Im Studentenheim in der Forststraße 44-46 angekommen (siehe PNN 11.04.2014), entdeckte ich am Schwarzen Brett eine Liste mit den Namen der Neuankömmlinge. Hinter jedem Namen stand unter anderem auch der Geburtsort. Ganz überrascht entdeckte ich meinen böhmischen Heimtort Bilin (heute: Bílina) noch bei einem anderen Studenten. Seine Großeltern mütterlicherseits waren Schulwarte im Knabenteil der Biliner Bürgerschule – meine Eltern im Mädchenteil. Sehr wahrscheinlich sind wir uns dort während des Krieges also über den Weg gelaufen. Einmal sprach ich unsere gemeinsame Herkunft an. Dann aber nie wieder, denn in der DDR galt seinerzeit jemand, der sich zu seiner Vertriebenen-Biografie bekannte, schnell als Revanchist.
Jedenfalls lebten nun zwei Ex-Biliner vier Jahre unter gleichen Umständen in Potsdam. Noch ein weiterer Zufall kam hinzu: Potsdam war wie auch Bilin urkundlich ebenfalls im Jahre 993 erstmals erwähnt worden. Nach Bilin war auch Alexander von Humboldt gereist, um den Borschen, den größten Klingsteinfelsen Mitteleuropas, zu besteigen. Von dort brachte er dem Preußenkönig Schriften über den Sauerbrunnen mit, einem gesundheitsfördernden alkalischen Säuerling, für die sich Friedrich Wilhelm III. beim „Vater der böhmischen Balneologie“ mit einem persönlichen Schreiben bedankte. Und der mit Potsdam verbundene Theodor Fontane erwähnt jenen Heiltrunk im Roman „Effi Briest“, dessen Hauptgestalt sich eine Flasche Biliner Wasser bringen ließ.

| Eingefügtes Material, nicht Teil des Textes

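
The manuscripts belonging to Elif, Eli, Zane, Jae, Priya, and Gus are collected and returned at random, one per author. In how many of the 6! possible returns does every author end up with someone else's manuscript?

Count assignments avoiding every fixed point. For any j of the 6 authors fixed to their own manuscript, the other 6−j can be arranged in (6−j)! ways.
By inclusion–exclusion this is Σ_{j=0}^{6} (−1)^j C(6,j)·(6−j)!.
Computing: 720 − 720 + 360 − 120 + 30 − 6 + 1 = 265.

265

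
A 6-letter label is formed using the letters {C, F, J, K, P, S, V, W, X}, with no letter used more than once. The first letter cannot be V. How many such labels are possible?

The first letter has 9−1 = 8 choices (anything except V).
The remaining 5 letters are filled from the other 8 symbols without repetition: 8 × 7 × 6 × 5 × 4 = 6720.
Total: 8 × 6720 = 53760.

53760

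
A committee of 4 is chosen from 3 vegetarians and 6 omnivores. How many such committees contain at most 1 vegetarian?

Split by how many vegetarians are chosen (0 through 1).
Sum: C(3,0)·C(6,4) + C(3,1)·C(6,3) = 15 + 60 = 75.

75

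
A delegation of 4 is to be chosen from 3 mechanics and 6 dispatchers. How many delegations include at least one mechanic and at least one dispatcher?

Total 4-person selections from all 9: C(9,4) = 126.
Subtract selections that omit an entire group: no mechanics → C(6,4) = 15; no dispatchers → C(3,4) = 0.
Both groups omitted at once is impossible, so 126 − 15 = 111.

111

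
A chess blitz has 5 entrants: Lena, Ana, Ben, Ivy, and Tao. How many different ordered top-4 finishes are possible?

This is an ordered selection of 4 from 5: P(5,4).
That gives 5 × 4 × 3 × 2 = 120.

120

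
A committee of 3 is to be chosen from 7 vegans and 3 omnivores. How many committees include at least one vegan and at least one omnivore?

Unrestricted: C(10,3) = 120 ways to pick any 3 of the 10.
Selections missing a whole group: no vegans → C(3,3) = 1; no omnivores → C(7,3) = 35.
Both groups omitted at once is impossible, so 120 − 36 = 84.

84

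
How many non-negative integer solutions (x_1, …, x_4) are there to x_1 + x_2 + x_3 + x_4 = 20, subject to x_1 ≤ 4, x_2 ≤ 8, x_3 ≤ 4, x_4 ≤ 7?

20

Without the upper bounds there are C(23,3) = 1771 ways to split 20 among 4 variables.
Subtract solutions that violate a single cap (substitute x_i' = x_i − (cap_i+1)): x_1 ≥ 5 gives C(18,3) = 816; x_2 ≥ 9 gives C(14,3) = 364; x_3 ≥ 5 gives C(18,3) = 816; x_4 ≥ 8 gives C(15,3) = 455. Together 2451.
Add back pairs where two caps are both exceeded: 84 + 286 + 120 + 84 + 20 + 120 = 714.
Subtract triples: 4 + 0 + 10 + 0 = 14.
By inclusion–exclusion the count is 1771 − 2451 + 714 − 14 = 20.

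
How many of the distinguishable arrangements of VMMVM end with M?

6

With the last slot taken by M, it remains to arrange the other 4 letters (VMVM).
Those 4 letters have M appearing twice and V appearing twice, giving (4)!/(2!·2!) = 6.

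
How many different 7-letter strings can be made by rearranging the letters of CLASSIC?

1260

Letter multiplicities in CLASSIC: A×1, C×2, I×1, L×1, S×2.
So there are 7! / (2!·2!) = 1260 distinguishable arrangements.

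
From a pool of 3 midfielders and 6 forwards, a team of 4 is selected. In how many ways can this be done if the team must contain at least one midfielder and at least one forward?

111

Total 4-person selections from all 9: C(9,4) = 126.
Subtract selections that omit an entire group: no midfielders → C(6,4) = 15; no forwards → C(3,4) = 0.
Both groups omitted at once is impossible, so 126 − 15 = 111.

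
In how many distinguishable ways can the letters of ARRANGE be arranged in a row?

ARRANGE has 7 letters with A appearing twice and R appearing twice.
Dividing 7! = 5040 by 2!·2! = 4 for the repeated letters gives 1260.

1260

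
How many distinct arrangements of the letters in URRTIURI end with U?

With the last slot taken by U, it remains to arrange the other 7 letters (RRTIURI).
Those 7 letters have I appearing twice and R appearing 3 times, giving (7)!/(3!·2!) = 420.

420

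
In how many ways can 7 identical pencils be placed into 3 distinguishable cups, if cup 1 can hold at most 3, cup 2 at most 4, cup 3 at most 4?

14

By stars and bars, unrestricted non-negative solutions to x_1+…+x_3 = 7 number C(7+2,2) = 36.
Subtract solutions that violate a single cap (substitute x_i' = x_i − (cap_i+1)): x_1 ≥ 4 gives C(5,2) = 10; x_2 ≥ 5 gives C(4,2) = 6; x_3 ≥ 5 gives C(4,2) = 6. Together 22.
No two caps can be exceeded simultaneously, so the pair terms are all 0.
By inclusion–exclusion the count is 36 − 22 + 0 = 14.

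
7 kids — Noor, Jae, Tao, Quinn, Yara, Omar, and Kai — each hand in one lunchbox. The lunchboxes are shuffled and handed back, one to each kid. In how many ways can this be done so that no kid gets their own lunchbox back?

This is the derangement count D_7: permutations of 7 items with no fixed point.
By inclusion–exclusion this is Σ_{j=0}^{7} (−1)^j C(7,j)·(7−j)!.
Computing: 5040 − 5040 + 2520 − 840 + 210 − 42 + 7 − 1 = 1854.

1854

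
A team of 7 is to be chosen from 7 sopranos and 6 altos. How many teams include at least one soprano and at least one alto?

With no constraint there are C(13,7) = 1716 possible selections.
Selections missing a whole group: no sopranos → C(6,7) = 0; no altos → C(7,7) = 1.
Both groups omitted at once is impossible, so 1716 − 1 = 1715.

1715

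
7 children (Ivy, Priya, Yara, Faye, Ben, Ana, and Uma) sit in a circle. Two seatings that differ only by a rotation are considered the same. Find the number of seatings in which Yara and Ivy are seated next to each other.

240

Glue Yara and Ivy into a block (2 internal orders). Seating 6 units around a circle gives (5)! arrangements.
So 2 × (5)! = 2 × 120 = 240.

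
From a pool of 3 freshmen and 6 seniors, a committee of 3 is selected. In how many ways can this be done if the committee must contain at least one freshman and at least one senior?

Unrestricted: C(9,3) = 84 ways to pick any 3 of the 9.
Subtract selections that omit an entire group: no freshmen → C(6,3) = 20; no seniors → C(3,3) = 1.
Both groups omitted at once is impossible, so 84 − 21 = 63.

63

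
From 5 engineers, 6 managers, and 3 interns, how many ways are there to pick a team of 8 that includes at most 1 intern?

Split by how many interns are chosen (0 through 1).
Sum: C(3,0)·C(11,8) + C(3,1)·C(11,7) = 165 + 990 = 1155.

1155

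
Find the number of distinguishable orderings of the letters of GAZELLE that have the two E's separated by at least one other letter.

There are 7!/(2!·2!) = 1260 arrangements of GAZELLE in total.
Arrangements with the E's together: treat EE as one letter, giving (6)!/(2!) = 360.
Subtracting, 1260 − 360 = 900 arrangements keep the E's apart.

900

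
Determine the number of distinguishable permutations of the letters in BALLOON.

BALLOON has 7 letters with L appearing twice and O appearing twice.
So there are 7! / (2!·2!) = 1260 distinguishable arrangements.

1260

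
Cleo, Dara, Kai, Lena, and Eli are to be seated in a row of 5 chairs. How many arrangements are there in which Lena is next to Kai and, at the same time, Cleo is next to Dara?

24

Treat {Lena,Kai} as one block (2 orders) and {Cleo,Dara} as another (2 orders).
That leaves 3 units to arrange: 2 × 2 × 3! = 4 × 6 = 24.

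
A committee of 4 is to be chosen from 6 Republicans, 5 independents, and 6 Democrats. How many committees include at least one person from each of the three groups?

Total 4-person selections from all 17: C(17,4) = 2380.
Subtract selections that omit an entire group: no Republicans → C(11,4) = 330; no independents → C(12,4) = 495; no Democrats → C(11,4) = 330.
Add back selections omitting two groups (i.e. drawn from a single group): C(6,4) + C(5,4) + C(6,4) = 35.
By inclusion–exclusion: 2380 − 1155 + 35 = 1260.

1260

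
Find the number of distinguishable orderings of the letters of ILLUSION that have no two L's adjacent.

7560

There are 8!/(2!·2!) = 10080 arrangements of ILLUSION in total.
Arrangements with the L's together: treat LL as one letter, giving (7)!/(2!) = 2520.
Hence 10080 − 2520 = 7560.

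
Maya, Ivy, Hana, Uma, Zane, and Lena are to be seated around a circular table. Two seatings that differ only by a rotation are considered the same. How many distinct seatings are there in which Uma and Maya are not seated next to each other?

72

Without the restriction there are (5)! = 120 seatings.
Seatings with Uma beside Maya: treat them as a block with 2 internal orders, giving 2 × (4)! = 48.
Subtracting, 120 − 48 = 72.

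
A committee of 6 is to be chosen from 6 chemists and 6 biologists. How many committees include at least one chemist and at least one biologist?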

Mein Biliner Kommilitone gehörte zur Seminargruppe Geschichte/Germanistik, deren männliche Mitglieder fast alle ebenfalls im Studentwohnheim Forststraße wohnten. Sie fielen durch stramme Haltung auf. Einer erschien am ersten Tag in NVA-Uniform und versetzte sein Bettzeug in einen militärisch mustergültigen Zustand. Über den Reserveoffizier witzelte ein Mitbewohner, dass er nur dann ins Theater ginge, wenn dort Panzer auf der Bühne führen. Wir hatten zu diesen Mitstudenten ein eher distanziertes Verhältnis und bezeichneten sie als Psychopathen, die uns wiederum staubige Germanisten nannten, obwohl sie im Zweitfach ebenfalls Germanistik studierten.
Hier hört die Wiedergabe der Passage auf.